Surging Investor Interest in Ethereum
The dramatic increase in ETHA shows that there’s an increase in institutions and individuals who want to invest in Ethereum-based products. The nine U.S.-listed spot Ethereum ETFs, which started trading in July 2024 after getting the SEC’s okay, have brought in a total of $8.32 billion in net inflows.
ETHA is always in the top five for weekly and monthly flows. This rise goes along with Ethereum’s price rise, which has more than doubled since mid-May 2025 and gained more than 50% in a week.
This is more than Bitcoin’s 24% gain during the same time period. The ETF’s success is helped by Ethereum’s position in decentralized finance (DeFi) and smart contracts, which give investors a safe way to get into the second-largest cryptocurrency in the world.
Market Dynamics and Institutional Momentum
ETHA’s increase shows that investors are moving their attention from Bitcoin to Ethereum. This is because Ethereum’s proof-of-stake methodology makes it more energy-efficient and scalable, with clearer rules.

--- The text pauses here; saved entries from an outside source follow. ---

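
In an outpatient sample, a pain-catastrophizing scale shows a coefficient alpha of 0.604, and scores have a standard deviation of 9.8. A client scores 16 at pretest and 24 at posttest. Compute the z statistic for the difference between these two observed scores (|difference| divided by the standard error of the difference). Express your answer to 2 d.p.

SEM = 9.8000·√(1 − 0.6040) ≃ 6.1670
SE_diff = SEM · √2 ≃ 6.1670 · 1.4142 ≃ 8.7214
z = 8 / 8.7214 ≃ 0.9173

0.92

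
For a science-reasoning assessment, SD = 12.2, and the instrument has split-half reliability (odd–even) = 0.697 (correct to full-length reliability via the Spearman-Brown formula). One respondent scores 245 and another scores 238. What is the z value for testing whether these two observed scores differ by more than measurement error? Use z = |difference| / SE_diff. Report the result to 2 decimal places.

0.96

r_full = 2·0.697 / (1 + 0.697) ≈ 0.821
SEM = 12.200*√(1 − 0.821) ≈ 5.155
Standard error of the difference = 5.155·√2 ≈ 7.290
z = 7 / 7.290 ≈ 0.960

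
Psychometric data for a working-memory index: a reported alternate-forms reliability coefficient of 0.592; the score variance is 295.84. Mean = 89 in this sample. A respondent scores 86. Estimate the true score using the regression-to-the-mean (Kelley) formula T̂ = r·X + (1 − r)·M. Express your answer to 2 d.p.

Estimated true score = 0.5920×86 + (1 − 0.5920)×89 ≈ 87.2240

87.22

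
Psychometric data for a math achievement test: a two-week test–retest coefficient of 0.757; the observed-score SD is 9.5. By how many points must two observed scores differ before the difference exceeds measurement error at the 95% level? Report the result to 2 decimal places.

12.98

The standard error of measurement is 9.500*√(1 − 0.757) ≈ 9.500*0.493 ≈ 4.683.
SE_diff = SEM * √2 ≈ 4.683 * 1.414 ≈ 6.623
Smallest detectable difference = 1.96*6.623 ≈ 12.981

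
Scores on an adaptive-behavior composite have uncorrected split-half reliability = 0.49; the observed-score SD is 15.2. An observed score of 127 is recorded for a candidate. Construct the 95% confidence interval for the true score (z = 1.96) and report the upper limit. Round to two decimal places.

144.43

r_full = 2·0.49 / (1 + 0.49) ≈ 0.658
SEM = 15.200 × √(1 − 0.658) = 15.200 × √0.342 ≈ 15.200 × 0.585 ≈ 8.893
1.96 × SEM ≈ 17.430
Upper bound: 127 + 17.430 = 144.430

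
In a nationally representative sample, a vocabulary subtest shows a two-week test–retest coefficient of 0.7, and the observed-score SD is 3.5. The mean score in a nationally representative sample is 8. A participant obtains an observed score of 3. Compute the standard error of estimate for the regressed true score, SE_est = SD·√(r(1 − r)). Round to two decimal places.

1.60

SE_est = 3.50000×√(0.70000×0.30000) ≃ 1.60390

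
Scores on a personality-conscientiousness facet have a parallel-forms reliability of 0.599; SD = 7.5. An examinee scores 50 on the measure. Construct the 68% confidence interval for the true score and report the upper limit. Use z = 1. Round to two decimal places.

54.75

SEM = 7.500×√(1 − 0.599) ≈ 4.749
Margin = 1 × 4.749 ≈ 4.749
Upper bound: 50 + 4.749 = 54.749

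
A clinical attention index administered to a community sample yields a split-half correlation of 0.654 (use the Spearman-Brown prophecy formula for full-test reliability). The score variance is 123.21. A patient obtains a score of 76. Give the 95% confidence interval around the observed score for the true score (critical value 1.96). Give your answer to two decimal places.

[66.05, 85.95]

SD = √123.21 = 11.1000
Spearman-Brown: r = 2(0.654) / (1 + 0.654) = 1.3080 / 1.6540 ≃ 0.7908
SEM = 11.1000 * √(1 − 0.7908) = 11.1000 * √0.2092 ≃ 11.1000 * 0.4574 ≃ 5.0768
Margin = 1.96 * 5.0768 ≃ 9.9506
CI = 76 ± 9.9506 → [66.0494, 85.9506]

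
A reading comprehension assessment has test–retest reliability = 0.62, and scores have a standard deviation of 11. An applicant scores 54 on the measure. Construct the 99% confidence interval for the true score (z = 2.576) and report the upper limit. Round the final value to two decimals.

71.47

SEM = 11.0000 · √(1 − 0.6200) = 11.0000 · √0.3800 ≈ 11.0000 · 0.6164 ≈ 6.7809
Half-width = 2.576·6.7809 ≈ 17.4675
Upper limit = 54 + 17.4675 ≈ 71.4675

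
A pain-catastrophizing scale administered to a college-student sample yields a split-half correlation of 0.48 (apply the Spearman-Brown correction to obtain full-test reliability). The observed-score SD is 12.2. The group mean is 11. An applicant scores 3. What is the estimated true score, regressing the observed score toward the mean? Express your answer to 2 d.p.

Spearman-Brown: r = 2(0.48) / (1 + 0.48) = 0.960 / 1.480 ≈ 0.649
T̂ = r·X + (1 − r)·M = 0.649×3 + 0.351×11 ≈ 1.946 + 3.865 ≈ 5.811

5.81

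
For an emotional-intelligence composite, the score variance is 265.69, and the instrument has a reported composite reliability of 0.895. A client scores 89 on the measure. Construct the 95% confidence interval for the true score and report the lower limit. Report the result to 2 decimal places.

SD = √265.69 = 16.300
SEM = 16.300 · √(1 − 0.895) = 16.300 · √0.105 ≃ 16.300 · 0.324 ≃ 5.282
1.96 · SEM ≃ 10.352
Lower limit = 89 − 10.352 ≃ 78.648

78.65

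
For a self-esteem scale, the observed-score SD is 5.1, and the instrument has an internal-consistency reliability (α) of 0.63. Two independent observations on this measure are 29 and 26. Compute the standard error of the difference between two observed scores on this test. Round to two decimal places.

4.39

SEM = 5.10000 * √(1 − 0.63000) = 5.10000 * √0.37000 ≈ 5.10000 * 0.60828 ≈ 3.10221
SE_diff = √2 * SEM ≈ 4.38719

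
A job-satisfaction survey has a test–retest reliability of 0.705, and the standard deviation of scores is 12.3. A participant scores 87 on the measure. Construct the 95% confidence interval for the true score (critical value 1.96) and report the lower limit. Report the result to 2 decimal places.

73.91

SEM = 12.3000 * √(1 − 0.7050) = 12.3000 * √0.2950 ≃ 12.3000 * 0.5431 ≃ 6.6806
Margin = 1.96 * 6.6806 ≃ 13.0940
Lower bound: 87 − 13.0940 = 73.9060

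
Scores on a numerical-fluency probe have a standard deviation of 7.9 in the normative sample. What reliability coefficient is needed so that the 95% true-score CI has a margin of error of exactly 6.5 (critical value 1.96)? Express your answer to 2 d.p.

SEM needed = half-width / z = 6.5/1.96 ≃ 3.3163
Required reliability = 1 − (SEM/SD)² = 1 − 0.1762 ≃ 0.8238

0.82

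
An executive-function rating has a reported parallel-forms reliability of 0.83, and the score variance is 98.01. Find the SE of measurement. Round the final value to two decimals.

σ = 98.01^(1/2) = 9.90000
SEM = 9.90000*√(1 − 0.83000) ≈ 4.08187

4.08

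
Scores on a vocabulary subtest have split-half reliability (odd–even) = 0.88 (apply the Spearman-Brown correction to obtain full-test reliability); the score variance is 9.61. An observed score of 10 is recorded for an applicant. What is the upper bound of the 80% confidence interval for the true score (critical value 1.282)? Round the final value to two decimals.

σ = 9.61^(1/2) = 3.10000
Spearman-Brown: r = 2(0.88) / (1 + 0.88) = 1.76000 / 1.88000 ≈ 0.93617
The standard error of measurement is 3.10000·√(1 − 0.93617) ≈ 3.10000·0.25265 ≈ 0.78320.
Half-width = 1.282·0.78320 ≈ 1.00406
Upper bound: 10 + 1.00406 = 11.00406

11.00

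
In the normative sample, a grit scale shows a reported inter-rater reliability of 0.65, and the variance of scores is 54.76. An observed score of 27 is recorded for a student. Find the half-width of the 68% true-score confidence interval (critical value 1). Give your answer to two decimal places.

4.38

SD = √54.76 = 7.400
The standard error of measurement is 7.400×√(1 − 0.650) ≈ 7.400×0.592 ≈ 4.378.
Margin = 1 × 4.378 ≈ 4.378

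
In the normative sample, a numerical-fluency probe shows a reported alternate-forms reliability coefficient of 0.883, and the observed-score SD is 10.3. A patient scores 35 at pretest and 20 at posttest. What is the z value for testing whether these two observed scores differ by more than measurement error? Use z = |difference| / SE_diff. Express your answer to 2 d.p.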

BlackRock’s strategic alliance with Coinbase Prime and a modest sponsor fee of 0.25% have made ETHA a good choice for institutional investors. Recent filings that allow staking could set ETHA apart even more by giving investors the chance to earn money, which Bitcoin ETFs don’t do.
Market instability and rising ETH borrowing prices on DeFi platforms, on the other hand, could be short-term problems. However, Ethereum’s strong performance in the fourth quarter of the past suggests that it will continue to rise.
A New Age for Crypto ETFs
ETHA’s milestone shows that cryptocurrencies are becoming widely accepted in traditional finance. BlackRock’s performance with both ETHA and IBIT (owning over $80 billion) shows a larger trend of institutional adoption, as spot crypto ETFs are leading the way in growth records.
As Ethereum gets closer to its 10th birthday, its ETF-driven growth and technological progress make it a key part of the changing crypto market, which could lead to new DeFi-focused ETFs.